There are 2 best solutions below


This formula

EVI <- 2.5*(B8-B4)/((B8+6*B4-7.5*B2)+1) 

Suggests that the denominator could be very small and that would lead to a large EVI. But there is no reason to assume that the max EVI will be reached when all the Bs are at their maximum value.

What I would do is find the cell with the maximum EVI value, and then look at the input values in that cell. Perhaps like this

i <- which.max(EVI)
s <- stack(B2, B4, B8)

I solved this issue after re-writing my script using the newer terra package; updating my code from the raster package. The terra package provided the solution with: resample {terra}

The notes state: "near: nearest neighbor...It is not a good choice for continuous values. This is used by default if the first layer of x is categorical."

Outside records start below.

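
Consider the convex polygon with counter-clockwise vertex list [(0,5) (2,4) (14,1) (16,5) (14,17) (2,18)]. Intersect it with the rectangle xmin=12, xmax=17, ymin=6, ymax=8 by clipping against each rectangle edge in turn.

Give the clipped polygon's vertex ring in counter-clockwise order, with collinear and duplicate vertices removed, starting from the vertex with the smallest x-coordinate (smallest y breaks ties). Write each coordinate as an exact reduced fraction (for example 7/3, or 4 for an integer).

1. After x ≥ 12: [(12,3/2) (14,1) (16,5) (14,17) (12,103/6)]
2. After x ≤ 17: [(12,3/2) (14,1) (16,5) (14,17) (12,103/6)]
3. After y ≥ 6: [(12,6) (95/6,6) (14,17) (12,103/6)]
4. After y ≤ 8: [(12,8) (12,6) (95/6,6) (31/2,8)]
5. Canonical ring: [(12,6) (95/6,6) (31/2,8) (12,8)]

Clipped polygon: [(12,6) (95/6,6) (31/2,8) (12,8)]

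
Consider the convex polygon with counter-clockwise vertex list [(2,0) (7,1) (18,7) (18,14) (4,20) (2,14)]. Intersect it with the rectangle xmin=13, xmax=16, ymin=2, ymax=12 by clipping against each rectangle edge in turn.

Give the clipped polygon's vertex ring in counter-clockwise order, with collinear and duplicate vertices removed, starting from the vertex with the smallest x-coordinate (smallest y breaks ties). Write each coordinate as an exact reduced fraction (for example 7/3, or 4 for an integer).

Clipped polygon: [(13,47/11) (16,65/11) (16,12) (13,12)]

1. After x ≥ 13: [(13,47/11) (18,7) (18,14) (13,113/7)]
2. After x ≤ 16: [(13,47/11) (16,65/11) (16,104/7) (13,113/7)]
3. After y ≥ 2: [(13,47/11) (16,65/11) (16,104/7) (13,113/7)]
4. After y ≤ 12: [(13,12) (13,47/11) (16,65/11) (16,12)]
5. Canonical ring: [(13,47/11) (16,65/11) (16,12) (13,12)]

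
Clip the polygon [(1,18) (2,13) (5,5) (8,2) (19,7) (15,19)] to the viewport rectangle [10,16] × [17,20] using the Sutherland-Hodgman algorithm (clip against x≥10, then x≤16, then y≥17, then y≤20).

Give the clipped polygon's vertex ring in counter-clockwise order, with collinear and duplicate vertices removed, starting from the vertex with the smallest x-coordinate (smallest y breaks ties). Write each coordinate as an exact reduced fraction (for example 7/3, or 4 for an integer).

1. After x ≥ 10: [(10,261/14) (10,32/11) (19,7) (15,19)]
2. After x ≤ 16: [(10,261/14) (10,32/11) (16,62/11) (16,16) (15,19)]
3. After y ≥ 17: [(10,261/14) (10,17) (47/3,17) (15,19)]
4. After y ≤ 20: [(10,261/14) (10,17) (47/3,17) (15,19)]
5. Canonical ring: [(10,17) (47/3,17) (15,19) (10,261/14)]

Clipped polygon: [(10,17) (47/3,17) (15,19) (10,261/14)]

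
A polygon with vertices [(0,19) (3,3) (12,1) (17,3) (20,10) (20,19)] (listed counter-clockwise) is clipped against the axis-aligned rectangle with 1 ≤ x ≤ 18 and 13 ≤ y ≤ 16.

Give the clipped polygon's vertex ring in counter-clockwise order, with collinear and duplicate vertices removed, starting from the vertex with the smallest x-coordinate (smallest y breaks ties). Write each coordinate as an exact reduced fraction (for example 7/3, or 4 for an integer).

1. After x ≥ 1: [(1,19) (1,41/3) (3,3) (12,1) (17,3) (20,10) (20,19)]
2. After x ≤ 18: [(18,19) (1,19) (1,41/3) (3,3) (12,1) (17,3) (18,16/3)]
3. After y ≥ 13: [(18,13) (18,19) (1,19) (1,41/3) (9/8,13)]
4. After y ≤ 16: [(18,13) (18,16) (1,16) (1,41/3) (9/8,13)]
5. Canonical ring: [(1,41/3) (9/8,13) (18,13) (18,16) (1,16)]

Clipped polygon: [(1,41/3) (9/8,13) (18,13) (18,16) (1,16)]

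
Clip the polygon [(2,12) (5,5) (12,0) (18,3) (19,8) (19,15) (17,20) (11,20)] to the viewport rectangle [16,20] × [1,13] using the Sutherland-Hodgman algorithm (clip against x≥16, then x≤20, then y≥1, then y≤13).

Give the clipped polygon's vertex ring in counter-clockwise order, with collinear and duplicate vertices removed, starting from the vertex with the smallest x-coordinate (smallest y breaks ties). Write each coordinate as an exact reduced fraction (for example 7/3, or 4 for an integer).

1. After x ≥ 16: [(16,2) (18,3) (19,8) (19,15) (17,20) (16,20)]
2. After x ≤ 20: [(16,2) (18,3) (19,8) (19,15) (17,20) (16,20)]
3. After y ≥ 1: [(16,2) (18,3) (19,8) (19,15) (17,20) (16,20)]
4. After y ≤ 13: [(16,13) (16,2) (18,3) (19,8) (19,13)]
5. Canonical ring: [(16,2) (18,3) (19,8) (19,13) (16,13)]

Clipped polygon: [(16,2) (18,3) (19,8) (19,13) (16,13)]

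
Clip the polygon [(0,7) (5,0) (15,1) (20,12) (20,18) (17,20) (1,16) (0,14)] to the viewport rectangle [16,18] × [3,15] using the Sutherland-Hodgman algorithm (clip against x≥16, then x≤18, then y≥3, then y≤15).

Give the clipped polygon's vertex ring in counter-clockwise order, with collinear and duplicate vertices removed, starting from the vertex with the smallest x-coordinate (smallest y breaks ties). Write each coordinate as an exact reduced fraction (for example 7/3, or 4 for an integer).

Clipped polygon: [(16,16/5) (18,38/5) (18,15) (16,15)]

1. After x ≥ 16: [(16,16/5) (20,12) (20,18) (17,20) (16,79/4)]
2. After x ≤ 18: [(16,16/5) (18,38/5) (18,58/3) (17,20) (16,79/4)]
3. After y ≥ 3: [(16,16/5) (18,38/5) (18,58/3) (17,20) (16,79/4)]
4. After y ≤ 15: [(16,15) (16,16/5) (18,38/5) (18,15)]
5. Canonical ring: [(16,16/5) (18,38/5) (18,15) (16,15)]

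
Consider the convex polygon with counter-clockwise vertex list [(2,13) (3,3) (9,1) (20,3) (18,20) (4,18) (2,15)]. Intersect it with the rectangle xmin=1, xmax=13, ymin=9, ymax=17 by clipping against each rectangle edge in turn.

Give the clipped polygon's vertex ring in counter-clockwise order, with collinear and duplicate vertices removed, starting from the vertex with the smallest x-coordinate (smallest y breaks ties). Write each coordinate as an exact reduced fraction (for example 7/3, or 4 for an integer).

1. After x ≥ 1: [(2,13) (3,3) (9,1) (20,3) (18,20) (4,18) (2,15)]
2. After x ≤ 13: [(2,13) (3,3) (9,1) (13,19/11) (13,135/7) (4,18) (2,15)]
3. After y ≥ 9: [(2,13) (12/5,9) (13,9) (13,135/7) (4,18) (2,15)]
4. After y ≤ 17: [(2,13) (12/5,9) (13,9) (13,17) (10/3,17) (2,15)]
5. Canonical ring: [(2,13) (12/5,9) (13,9) (13,17) (10/3,17) (2,15)]

Clipped polygon: [(2,13) (12/5,9) (13,9) (13,17) (10/3,17) (2,15)]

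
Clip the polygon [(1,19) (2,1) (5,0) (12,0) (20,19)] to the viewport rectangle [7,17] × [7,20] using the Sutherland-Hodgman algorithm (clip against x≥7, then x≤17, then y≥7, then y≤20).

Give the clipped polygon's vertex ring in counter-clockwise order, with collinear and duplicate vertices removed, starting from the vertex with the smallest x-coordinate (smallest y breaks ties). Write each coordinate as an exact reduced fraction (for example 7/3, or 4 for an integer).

1. After x ≥ 7: [(7,19) (7,0) (12,0) (20,19)]
2. After x ≤ 17: [(17,19) (7,19) (7,0) (12,0) (17,95/8)]
3. After y ≥ 7: [(17,19) (7,19) (7,7) (284/19,7) (17,95/8)]
4. After y ≤ 20: [(17,19) (7,19) (7,7) (284/19,7) (17,95/8)]
5. Canonical ring: [(7,7) (284/19,7) (17,95/8) (17,19) (7,19)]

Clipped polygon: [(7,7) (284/19,7) (17,95/8) (17,19) (7,19)]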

My issue was tied to the Sentinel-2 Scene Classification (SCL) and Cloud (Cld) classification layers, which are categorical data:

1: Saturated defective, 2: Dark feature shadow, 3: Cloud shadow, 4: Vegetation, 5: Not vegetated, 6: Water, 7: Unclassified, 8: Cloud medium probability, 9: Cloud high probability, 10: Thin cirrus, 11: Snow ice.

The raster resample calculation I used was calling method=bilinear. This converted the discrete (factor / categorical) to continuous data and caused the errors to follow in the masking process. The coding was repaired by using method=near and class: SpatRaster.